As AI continues to evolve, tools like this will become increasingly crucial in helping us navigate the vast seas of information we encounter daily. By automating the process of question generation, answering, and evaluation, we’re not just saving time – we’re enhancing our ability to derive meaningful insights from complex data sources.

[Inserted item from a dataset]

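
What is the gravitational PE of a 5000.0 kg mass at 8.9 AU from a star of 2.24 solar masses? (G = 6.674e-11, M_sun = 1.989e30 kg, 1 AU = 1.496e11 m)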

The modular nature of this system, with its specialized agents and tasks, allows for easy expansion and customization. For instance, you could add new types of questions, implement more sophisticated grading criteria, or even integrate additional AI models for specific domain expertise.

As we continue to push the boundaries of AI-assisted information processing, tools like this Q&A generation system will play a pivotal role in transforming how we interact with and derive value from complex information sources.